As for the section dedicated to mechanically propelled boats, it will be divided into various chapters: steam yachts and megayachts, cruisers, runabouts and racers, fishermen. The section will be introduced by the archetypes of each category, and then each category will be discerned chronologically through the boats that have marked history. We will talk about the large 19th century steam yachts, the introduction of the internal combustion engine and the diesel engine, the large pre-war yachts, the first post-war megayachts and end with the famous megayachts that from the 70s onwards have redefined the concept of yacht itself until the 2000s. For the cruiser category, we will deal with the first cruisers with steam engines, passing through the first thermal engines that gradually evolved in power and accompanied the constant growth in size and performance until arriving at the present day. The same path will take place for the category of smaller and sportier boats, both in the recreational and purely competitive declination, starting from the first canot automobiles of the early 1900s to end with the very fast offshore and open boats of today.

 

RECOMMENDED READING/BIBLIOGRAPHY

Mandatory text:
Evoluzione tecnica delle imbarcazioni da diporto, Francesco Foppiano 2021, dispensa
Additional in-depth text
Lo Yacht, Carlo Sciarrelli, Mursia 

LESSONS

Class schedule

The timetable for this course is available here: Portale EasyAcademy

EXAMS

EXAM DESCRIPTION

The exam will be oral and will require the delivery of an independently completed paper on a topic covered during the course. The student will have to demonstrate that he/she has correctly understood and elaborated the various teachings and notions provided, as well as demonstrate that he/she knows how to put them into practice by reworking them with his/her own ideas.

ASSESSMENT METHODS

The exam will consist of the creation of a thesis of at least 8 pages on a boat or a more general topic of your choice, or the basic design of a yacht in a classic style, such as "spirit of tradition". In addition, questions will be asked on a smaller number of boats considered to be of extreme historical importance, selected a priori from the handout.
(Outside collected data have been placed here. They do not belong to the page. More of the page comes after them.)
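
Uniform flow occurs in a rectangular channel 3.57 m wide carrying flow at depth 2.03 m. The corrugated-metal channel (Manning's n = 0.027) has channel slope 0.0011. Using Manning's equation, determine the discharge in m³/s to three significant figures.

A = b·y = 3.57 × 2.03 = 7.247 m²
P = b + 2y = 3.57 + 2×2.03 = 7.630 m
R = A/P = 7.247/7.630 = 0.9498 m
Q = (1/n)·A·R^(2/3)·S^(1/2) = (1/0.027) × 7.247 × 0.9498^(2/3) × 0.0011^(1/2) = 8.602 m³/s

8.60 m³/s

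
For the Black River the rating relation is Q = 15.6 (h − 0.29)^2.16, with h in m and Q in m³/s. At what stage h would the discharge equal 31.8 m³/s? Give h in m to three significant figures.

1.68 m

h − h₀ = (Q/C)^(1/b) = (31.8/15.6)^(1/2.16) = 1.391 m
h = 0.29 + 1.391 = 1.681 m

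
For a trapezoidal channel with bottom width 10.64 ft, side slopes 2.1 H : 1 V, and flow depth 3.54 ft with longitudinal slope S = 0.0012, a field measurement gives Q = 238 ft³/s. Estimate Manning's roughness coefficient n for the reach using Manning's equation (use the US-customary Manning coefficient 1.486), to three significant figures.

0.0245

A = (b + z·y)·y = (10.64 + 2.1×3.54)×3.54 = 63.98 ft²
P = b + 2y√(1+z²) = 10.64 + 2×3.54×√(1+2.1²) = 27.11 ft
R = A/P = 63.98/27.11 = 2.360 ft
n = (1.486/Q)·A·R^(2/3)·S^(1/2) = (1.486/238) × 63.98 × 1.773 × 0.03464 = 0.02453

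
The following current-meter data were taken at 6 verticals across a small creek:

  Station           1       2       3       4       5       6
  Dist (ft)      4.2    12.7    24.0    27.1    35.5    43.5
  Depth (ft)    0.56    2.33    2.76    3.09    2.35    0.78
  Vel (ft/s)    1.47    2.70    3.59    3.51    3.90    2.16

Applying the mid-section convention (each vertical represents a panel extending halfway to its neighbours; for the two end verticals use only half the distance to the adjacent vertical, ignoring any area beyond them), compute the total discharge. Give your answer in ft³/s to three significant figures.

w_1 = (12.7 − 4.2)/2 = 4.25 ft; q_1 = 1.47 × 0.56 × 4.25 = 3.499 ft³/s
w_2 = (24.0 − 4.2)/2 = 9.9 ft; q_2 = 2.70 × 2.33 × 9.9 = 62.28 ft³/s
w_3 = (27.1 − 12.7)/2 = 7.2 ft; q_3 = 3.59 × 2.76 × 7.2 = 71.34 ft³/s
w_4 = (35.5 − 24.0)/2 = 5.75 ft; q_4 = 3.51 × 3.09 × 5.75 = 62.36 ft³/s
w_5 = (43.5 − 27.1)/2 = 8.2 ft; q_5 = 3.90 × 2.35 × 8.2 = 75.15 ft³/s
w_6 = (43.5 − 35.5)/2 = 4 ft; q_6 = 2.16 × 0.78 × 4 = 6.739 ft³/s
Q = Σ qᵢ = 281.4 ft³/s

281 ft³/s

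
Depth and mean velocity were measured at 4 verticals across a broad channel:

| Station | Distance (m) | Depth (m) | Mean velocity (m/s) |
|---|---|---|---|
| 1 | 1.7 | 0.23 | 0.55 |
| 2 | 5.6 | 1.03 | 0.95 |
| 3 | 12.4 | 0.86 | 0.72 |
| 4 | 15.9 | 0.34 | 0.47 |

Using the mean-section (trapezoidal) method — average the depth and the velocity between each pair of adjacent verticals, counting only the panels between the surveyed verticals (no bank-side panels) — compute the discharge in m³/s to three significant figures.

8.46 m³/s

Panel 1-2: Δb = 3.9 m, d̄ = (0.23+1.03)/2 = 0.63, v̄ = (0.55+0.95)/2 = 0.75 → q = 3.9×0.63×0.75 = 1.843 m³/s
Panel 2-3: Δb = 6.8 m, d̄ = (1.03+0.86)/2 = 0.945, v̄ = (0.95+0.72)/2 = 0.835 → q = 6.8×0.945×0.835 = 5.366 m³/s
Panel 3-4: Δb = 3.5 m, d̄ = (0.86+0.34)/2 = 0.6, v̄ = (0.72+0.47)/2 = 0.595 → q = 3.5×0.6×0.595 = 1.250 m³/s
Q = Σ q = 8.458 m³/s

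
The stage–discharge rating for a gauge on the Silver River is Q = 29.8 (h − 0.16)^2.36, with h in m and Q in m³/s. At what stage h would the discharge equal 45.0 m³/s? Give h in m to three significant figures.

1.35 m

h − h₀ = (Q/C)^(1/b) = (45.0/29.8)^(1/2.36) = 1.191 m
h = 0.16 + 1.191 = 1.351 m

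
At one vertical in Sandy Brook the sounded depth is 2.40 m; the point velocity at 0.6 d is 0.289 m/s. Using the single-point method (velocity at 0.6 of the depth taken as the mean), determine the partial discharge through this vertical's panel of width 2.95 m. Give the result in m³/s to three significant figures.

2.05 m³/s

v̄ = v₀.₆ = 0.289 m/s
q = v̄ × d × w = 0.2890 × 2.40 × 2.95 = 2.046 m³/s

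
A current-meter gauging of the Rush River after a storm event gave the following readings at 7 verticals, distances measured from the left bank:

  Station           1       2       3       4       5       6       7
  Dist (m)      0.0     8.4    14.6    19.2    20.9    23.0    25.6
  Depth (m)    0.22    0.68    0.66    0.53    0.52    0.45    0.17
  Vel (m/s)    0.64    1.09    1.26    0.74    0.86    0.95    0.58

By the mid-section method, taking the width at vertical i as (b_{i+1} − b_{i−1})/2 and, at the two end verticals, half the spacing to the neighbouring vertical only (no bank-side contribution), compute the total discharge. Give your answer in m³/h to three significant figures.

w_1 = (8.4 − 0.0)/2 = 4.2 m; q_1 = 0.64 × 0.22 × 4.2 = 0.5914 m³/s
w_2 = (14.6 − 0.0)/2 = 7.3 m; q_2 = 1.09 × 0.68 × 7.3 = 5.411 m³/s
w_3 = (19.2 − 8.4)/2 = 5.4 m; q_3 = 1.26 × 0.66 × 5.4 = 4.491 m³/s
w_4 = (20.9 − 14.6)/2 = 3.15 m; q_4 = 0.74 × 0.53 × 3.15 = 1.235 m³/s
w_5 = (23.0 − 19.2)/2 = 1.9 m; q_5 = 0.86 × 0.52 × 1.9 = 0.8497 m³/s
w_6 = (25.6 − 20.9)/2 = 2.35 m; q_6 = 0.95 × 0.45 × 2.35 = 1.005 m³/s
w_7 = (25.6 − 23.0)/2 = 1.3 m; q_7 = 0.58 × 0.17 × 1.3 = 0.1282 m³/s
Q = Σ qᵢ = 13.71 m³/s
= 13.71 × 3600 = 49360 m³/h

49400 m³/h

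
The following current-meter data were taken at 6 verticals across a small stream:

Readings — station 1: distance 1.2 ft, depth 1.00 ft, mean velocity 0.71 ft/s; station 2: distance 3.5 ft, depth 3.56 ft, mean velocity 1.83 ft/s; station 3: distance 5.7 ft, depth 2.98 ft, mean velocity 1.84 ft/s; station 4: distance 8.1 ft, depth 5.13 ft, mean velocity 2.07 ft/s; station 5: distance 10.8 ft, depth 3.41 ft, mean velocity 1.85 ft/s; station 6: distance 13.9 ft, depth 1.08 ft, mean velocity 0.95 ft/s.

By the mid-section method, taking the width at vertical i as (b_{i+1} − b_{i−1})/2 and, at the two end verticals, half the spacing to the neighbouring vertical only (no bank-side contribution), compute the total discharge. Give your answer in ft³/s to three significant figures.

75.0 ft³/s

w_1 = (3.5 − 1.2)/2 = 1.15 ft; q_1 = 0.71 × 1.00 × 1.15 = 0.8165 ft³/s
w_2 = (5.7 − 1.2)/2 = 2.25 ft; q_2 = 1.83 × 3.56 × 2.25 = 14.66 ft³/s
w_3 = (8.1 − 3.5)/2 = 2.3 ft; q_3 = 1.84 × 2.98 × 2.3 = 12.61 ft³/s
w_4 = (10.8 − 5.7)/2 = 2.55 ft; q_4 = 2.07 × 5.13 × 2.55 = 27.08 ft³/s
w_5 = (13.9 − 8.1)/2 = 2.9 ft; q_5 = 1.85 × 3.41 × 2.9 = 18.29 ft³/s
w_6 = (13.9 − 10.8)/2 = 1.55 ft; q_6 = 0.95 × 1.08 × 1.55 = 1.590 ft³/s
Q = Σ qᵢ = 75.05 ft³/s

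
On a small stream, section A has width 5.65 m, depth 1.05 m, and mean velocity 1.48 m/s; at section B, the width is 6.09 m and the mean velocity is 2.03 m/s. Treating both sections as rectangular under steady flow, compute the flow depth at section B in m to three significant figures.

Q = A₁V₁ = (5.65×1.05) × 1.48 = 8.780 m³/s
d₂ = Q/(b₂ V₂) = 8.780/(6.09×2.03) = 0.7102 m

0.710 m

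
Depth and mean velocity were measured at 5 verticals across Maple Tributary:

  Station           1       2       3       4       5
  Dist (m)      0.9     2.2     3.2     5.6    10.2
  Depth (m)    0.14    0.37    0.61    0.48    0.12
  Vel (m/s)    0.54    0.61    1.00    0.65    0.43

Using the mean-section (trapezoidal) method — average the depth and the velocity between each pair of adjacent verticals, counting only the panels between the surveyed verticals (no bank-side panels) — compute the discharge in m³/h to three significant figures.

Panel 1-2: Δb = 1.3 m, d̄ = (0.14+0.37)/2 = 0.255, v̄ = (0.54+0.61)/2 = 0.575 → q = 1.3×0.255×0.575 = 0.1906 m³/s
Panel 2-3: Δb = 1 m, d̄ = (0.37+0.61)/2 = 0.49, v̄ = (0.61+1.00)/2 = 0.805 → q = 1×0.49×0.805 = 0.3945 m³/s
Panel 3-4: Δb = 2.4 m, d̄ = (0.61+0.48)/2 = 0.545, v̄ = (1.00+0.65)/2 = 0.825 → q = 2.4×0.545×0.825 = 1.079 m³/s
Panel 4-5: Δb = 4.6 m, d̄ = (0.48+0.12)/2 = 0.3, v̄ = (0.65+0.43)/2 = 0.54 → q = 4.6×0.3×0.54 = 0.7452 m³/s
Q = Σ q = 2.409 m³/s
= 2.409 × 3600 = 8674 m³/h

8670 m³/h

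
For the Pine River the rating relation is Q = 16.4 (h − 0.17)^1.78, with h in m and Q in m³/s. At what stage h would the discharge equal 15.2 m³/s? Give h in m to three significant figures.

h − h₀ = (Q/C)^(1/b) = (15.2/16.4)^(1/1.78) = 0.9582 m
h = 0.17 + 0.9582 = 1.128 m

1.13 m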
In conclusion, if you have opted for a historical and not design paper, you will be asked to provide an additional sketch of a type of boat requested by the teacher.
The student's evaluation is carried out during the oral exam and is based on the ability to describe independently, with coherence and proper use of terms, the topics and cards presented in class
The attribution of the grade will take into account:
Knowledge of the topics covered
Understanding of the related technical reasons
Ability to present
Ability to solve problems
Ability to complete and describe the requested paper

FURTHER INFORMATION

Students with disabilities or DSA can request compensatory/dispensatory measures for the exam.